事故が発覚したのは、関係者から市へ匿名の情報提供があったからだ。市の調査に病院長は「どのような形で(院内の委員会を)開けばいいか分からなかった」と釈明したという。人命を預かる組織として危機管理意識が欠けている。
見過ごせないのは、今回の事故に関する電子カルテへの記載がない点だ。家族に対して治療の経過や死因などを説明した形跡もなく、家族が事故の可能性を認識していなかった疑いがある。
市の調査などを受け、病院側は死亡した患者のうち2人について、医療事故調査制度に基づき外部の専門家を交えて検証する。だが、当初は院内調査すら実施しなかったのは隠蔽(いんぺい)と受け止められても仕方がない。
同制度は、医療機関側が事故を厚生労働省所管の「医療事故調査・支援センター」に報告し、自ら調査する仕組みだ。事故から学び医療の質を向上させることを目指しており、責任追及は目的としていない。
だからといって調査するかどうかを医療機関が恣意(しい)的に判断するのは患者側への背信行為だ。
制度が始まった2015年には、年間約1300件の報告が見込まれていた。しかし実態はその3割に満たない。院内調査や遺族への説明を省くため、報告しないケースもあるという。これでは制度が形骸化しているとの批判は避けられない。

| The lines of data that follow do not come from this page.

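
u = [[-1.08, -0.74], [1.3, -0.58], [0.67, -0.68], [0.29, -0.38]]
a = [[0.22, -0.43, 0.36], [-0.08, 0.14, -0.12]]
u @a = [[-0.18, 0.36, -0.3], [0.33, -0.64, 0.54], [0.20, -0.38, 0.32], [0.09, -0.18, 0.15]]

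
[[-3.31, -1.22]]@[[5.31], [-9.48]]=[[-6.01]]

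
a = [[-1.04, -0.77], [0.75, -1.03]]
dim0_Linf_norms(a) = [1.04, 1.03]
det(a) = 1.65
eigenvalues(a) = [(-1.03+0.76j), (-1.03-0.76j)]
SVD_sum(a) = [[-0.81, -0.96], [-0.20, -0.23]] + [[-0.23, 0.19],[0.95, -0.80]]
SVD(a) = [[0.97, 0.23], [0.23, -0.97]] @ diag([1.295246148169925, 1.272885468394927]) @ [[-0.64,-0.76],[-0.76,0.64]]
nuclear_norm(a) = 2.57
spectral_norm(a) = 1.30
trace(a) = -2.07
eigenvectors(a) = [[(0.71+0j), (0.71-0j)], [(-0-0.7j), -0.00+0.70j]]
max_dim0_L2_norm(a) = 1.29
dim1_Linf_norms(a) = [1.04, 1.03]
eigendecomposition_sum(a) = [[-0.52+0.38j, -0.38-0.52j], [(0.38+0.51j), -0.52+0.38j]] + [[(-0.52-0.38j), -0.38+0.52j], [0.38-0.51j, -0.52-0.38j]]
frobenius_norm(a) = 1.82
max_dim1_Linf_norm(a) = 1.04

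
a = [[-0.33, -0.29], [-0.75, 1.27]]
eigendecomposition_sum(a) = [[-0.42, -0.07], [-0.18, -0.03]] + [[0.09, -0.22], [-0.57, 1.3]]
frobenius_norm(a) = 1.54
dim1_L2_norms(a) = [0.44, 1.47]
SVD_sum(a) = [[0.04, -0.08], [-0.73, 1.28]] + [[-0.37, -0.21], [-0.02, -0.01]]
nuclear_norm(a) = 1.91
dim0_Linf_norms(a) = [0.75, 1.27]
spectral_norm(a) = 1.48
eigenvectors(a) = [[-0.92, 0.17],[-0.40, -0.99]]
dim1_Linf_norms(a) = [0.33, 1.27]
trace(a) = 0.94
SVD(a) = [[0.06, -1.0], [-1.0, -0.06]] @ diag([1.47740785342817, 0.43088981727208]) @ [[0.49,  -0.87], [0.87,  0.49]]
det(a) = -0.64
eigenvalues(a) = [-0.46, 1.4]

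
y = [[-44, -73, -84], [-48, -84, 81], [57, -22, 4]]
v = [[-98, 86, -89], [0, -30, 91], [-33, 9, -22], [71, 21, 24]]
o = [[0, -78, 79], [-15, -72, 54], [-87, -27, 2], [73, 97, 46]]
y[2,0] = 57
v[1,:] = [0, -30, 91]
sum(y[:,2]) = 1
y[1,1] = -84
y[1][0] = -48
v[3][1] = 21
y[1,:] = [-48, -84, 81]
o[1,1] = -72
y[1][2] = 81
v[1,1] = -30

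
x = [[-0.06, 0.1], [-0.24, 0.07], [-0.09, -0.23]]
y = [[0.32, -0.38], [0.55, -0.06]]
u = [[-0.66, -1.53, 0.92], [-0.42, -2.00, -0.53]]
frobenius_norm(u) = 2.84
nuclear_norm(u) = 3.71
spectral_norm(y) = 0.69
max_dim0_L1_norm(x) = 0.4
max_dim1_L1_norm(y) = 0.7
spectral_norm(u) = 2.63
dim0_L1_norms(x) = [0.39, 0.4]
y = u @ x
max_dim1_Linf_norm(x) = 0.24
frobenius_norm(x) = 0.37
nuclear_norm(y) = 0.97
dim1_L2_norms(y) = [0.5, 0.55]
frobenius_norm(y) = 0.74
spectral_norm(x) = 0.27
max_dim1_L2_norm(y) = 0.55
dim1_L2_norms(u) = [1.9, 2.11]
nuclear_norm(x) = 0.52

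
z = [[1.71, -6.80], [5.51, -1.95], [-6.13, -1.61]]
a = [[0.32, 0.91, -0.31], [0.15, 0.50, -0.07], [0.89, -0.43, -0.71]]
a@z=[[7.46, -3.45], [3.44, -1.88], [3.50, -4.07]]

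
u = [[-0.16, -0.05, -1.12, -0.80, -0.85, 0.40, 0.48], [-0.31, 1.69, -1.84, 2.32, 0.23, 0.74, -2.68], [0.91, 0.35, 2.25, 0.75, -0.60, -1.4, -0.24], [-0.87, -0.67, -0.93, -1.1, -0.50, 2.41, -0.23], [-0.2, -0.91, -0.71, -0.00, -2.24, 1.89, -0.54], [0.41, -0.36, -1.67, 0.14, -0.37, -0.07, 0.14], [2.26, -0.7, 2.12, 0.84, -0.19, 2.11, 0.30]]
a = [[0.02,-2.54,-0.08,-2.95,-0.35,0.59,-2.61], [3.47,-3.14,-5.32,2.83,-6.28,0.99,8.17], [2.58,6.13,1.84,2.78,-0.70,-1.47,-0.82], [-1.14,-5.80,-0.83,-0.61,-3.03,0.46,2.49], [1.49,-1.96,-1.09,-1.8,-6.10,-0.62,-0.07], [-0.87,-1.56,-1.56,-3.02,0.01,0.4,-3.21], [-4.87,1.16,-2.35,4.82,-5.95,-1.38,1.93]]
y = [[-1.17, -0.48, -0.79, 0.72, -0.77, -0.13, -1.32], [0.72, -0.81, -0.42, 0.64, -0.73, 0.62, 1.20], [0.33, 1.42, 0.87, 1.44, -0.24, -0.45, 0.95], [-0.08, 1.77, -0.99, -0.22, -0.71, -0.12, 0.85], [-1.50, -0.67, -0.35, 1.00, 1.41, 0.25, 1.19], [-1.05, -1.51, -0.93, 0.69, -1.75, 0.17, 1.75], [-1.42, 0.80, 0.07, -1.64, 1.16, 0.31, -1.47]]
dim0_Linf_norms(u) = [2.26, 1.69, 2.25, 2.32, 2.24, 2.41, 2.68]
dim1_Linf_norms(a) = [2.95, 8.17, 6.13, 5.8, 6.1, 3.21, 5.95]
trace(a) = -5.66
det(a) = -3342.68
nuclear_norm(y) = 16.05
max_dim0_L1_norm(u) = 10.64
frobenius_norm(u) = 8.35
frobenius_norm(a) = 21.59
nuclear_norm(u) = 18.18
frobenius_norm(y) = 6.92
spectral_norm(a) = 15.62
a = u @ y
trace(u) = 0.67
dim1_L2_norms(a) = [4.74, 12.86, 7.66, 7.18, 6.93, 5.02, 9.74]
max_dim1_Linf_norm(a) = 8.17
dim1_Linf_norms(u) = [1.12, 2.68, 2.25, 2.41, 2.24, 1.67, 2.26]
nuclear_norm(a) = 44.00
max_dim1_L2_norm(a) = 12.86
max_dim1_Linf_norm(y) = 1.77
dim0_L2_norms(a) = [6.83, 9.75, 6.44, 7.77, 11.04, 2.48, 9.72]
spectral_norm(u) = 5.12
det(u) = 43.00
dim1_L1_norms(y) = [5.38, 5.14, 5.7, 4.74, 6.37, 7.85, 6.87]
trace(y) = -1.22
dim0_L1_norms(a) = [14.44, 22.29, 13.07, 18.81, 22.42, 5.91, 19.3]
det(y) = -79.04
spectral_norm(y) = 4.45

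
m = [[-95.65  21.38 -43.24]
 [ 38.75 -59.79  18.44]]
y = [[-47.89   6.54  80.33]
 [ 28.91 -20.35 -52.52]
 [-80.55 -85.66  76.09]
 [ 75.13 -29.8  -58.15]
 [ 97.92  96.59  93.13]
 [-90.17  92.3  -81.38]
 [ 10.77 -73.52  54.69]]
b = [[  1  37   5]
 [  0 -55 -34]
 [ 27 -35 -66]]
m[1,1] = -59.79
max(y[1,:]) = 28.91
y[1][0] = 28.91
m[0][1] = 21.38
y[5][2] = -81.38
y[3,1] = -29.8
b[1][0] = 0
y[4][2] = 93.13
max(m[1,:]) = 38.75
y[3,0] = 75.13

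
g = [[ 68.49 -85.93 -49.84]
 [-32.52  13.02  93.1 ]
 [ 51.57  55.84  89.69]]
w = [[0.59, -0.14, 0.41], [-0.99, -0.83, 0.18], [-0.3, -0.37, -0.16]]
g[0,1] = -85.93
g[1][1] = 13.02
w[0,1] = -0.143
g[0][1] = -85.93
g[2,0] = 51.57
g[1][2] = 93.1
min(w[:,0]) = -0.992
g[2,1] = 55.84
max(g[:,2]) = 93.1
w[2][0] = -0.297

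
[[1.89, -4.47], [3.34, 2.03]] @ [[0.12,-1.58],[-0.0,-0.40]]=[[0.23, -1.20], [0.4, -6.09]]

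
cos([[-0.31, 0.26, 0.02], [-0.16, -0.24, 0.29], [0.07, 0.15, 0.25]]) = [[0.97, 0.07, -0.04], [-0.05, 0.97, 0.00], [0.01, -0.01, 0.95]]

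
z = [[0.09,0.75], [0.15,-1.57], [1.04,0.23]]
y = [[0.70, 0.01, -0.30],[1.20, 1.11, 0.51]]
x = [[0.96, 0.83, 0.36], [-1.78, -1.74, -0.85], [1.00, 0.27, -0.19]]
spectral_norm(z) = 1.76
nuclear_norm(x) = 3.72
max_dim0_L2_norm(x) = 2.26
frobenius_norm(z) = 2.05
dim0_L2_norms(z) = [1.05, 1.76]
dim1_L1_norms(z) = [0.84, 1.72, 1.27]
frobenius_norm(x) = 3.13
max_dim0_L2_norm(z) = 1.76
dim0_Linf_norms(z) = [1.04, 1.57]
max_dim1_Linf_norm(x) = 1.78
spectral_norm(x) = 3.05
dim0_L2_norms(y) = [1.39, 1.11, 0.59]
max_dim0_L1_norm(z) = 2.55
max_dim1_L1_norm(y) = 2.82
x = z @ y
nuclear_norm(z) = 2.81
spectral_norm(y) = 1.77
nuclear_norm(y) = 2.39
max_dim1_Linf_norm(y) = 1.2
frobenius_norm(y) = 1.87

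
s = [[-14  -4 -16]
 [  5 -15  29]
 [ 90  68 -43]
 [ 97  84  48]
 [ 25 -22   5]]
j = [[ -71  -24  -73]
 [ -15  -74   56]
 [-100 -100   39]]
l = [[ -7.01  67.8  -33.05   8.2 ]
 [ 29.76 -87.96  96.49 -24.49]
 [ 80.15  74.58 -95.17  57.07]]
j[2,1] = -100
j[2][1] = -100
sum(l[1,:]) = 13.800000000000008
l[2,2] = -95.17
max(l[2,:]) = 80.15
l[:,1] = [67.8, -87.96, 74.58]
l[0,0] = -7.01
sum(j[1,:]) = -33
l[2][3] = 57.07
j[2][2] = 39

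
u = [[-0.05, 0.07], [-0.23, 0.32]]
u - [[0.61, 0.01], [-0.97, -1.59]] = [[-0.66, 0.06], [0.74, 1.91]]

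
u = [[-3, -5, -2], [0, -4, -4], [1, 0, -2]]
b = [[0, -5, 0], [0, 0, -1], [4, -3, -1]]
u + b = [[-3, -10, -2], [0, -4, -5], [5, -3, -3]]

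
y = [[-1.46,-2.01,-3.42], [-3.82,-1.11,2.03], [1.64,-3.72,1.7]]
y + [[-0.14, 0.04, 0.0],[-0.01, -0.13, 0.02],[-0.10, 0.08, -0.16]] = [[-1.60, -1.97, -3.42], [-3.83, -1.24, 2.05], [1.54, -3.64, 1.54]]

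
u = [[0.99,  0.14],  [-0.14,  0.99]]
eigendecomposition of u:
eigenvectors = [[(0.71+0j),0.71-0.00j],  [0.00+0.71j,0.00-0.71j]]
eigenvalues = [(0.99+0.14j), (0.99-0.14j)]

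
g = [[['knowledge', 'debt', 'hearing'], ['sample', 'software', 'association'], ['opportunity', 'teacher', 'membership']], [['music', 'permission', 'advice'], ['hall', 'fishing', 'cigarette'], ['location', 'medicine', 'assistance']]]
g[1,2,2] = 'assistance'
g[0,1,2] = 'association'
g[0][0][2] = 'hearing'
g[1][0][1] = 'permission'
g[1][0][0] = 'music'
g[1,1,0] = 'hall'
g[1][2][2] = 'assistance'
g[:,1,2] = ['association', 'cigarette']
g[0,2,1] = 'teacher'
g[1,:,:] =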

薬剤の誤投与など00年前後に重大な医療事故が相次ぎ、国民の医療不信は高まった。それが制度発足の背景となった点を、医療機関は思い起こす必要がある。第三者機関や学会も関わって、報告や調査を適切に実施することを義務づける制度改正も検討するべきだ。
徳洲会病院に関する市への情報提供では、死亡患者は5人以上という。ほかにも問題のある症例がないか、病院側が責任を持って調査し、全容を明らかにせねばならない。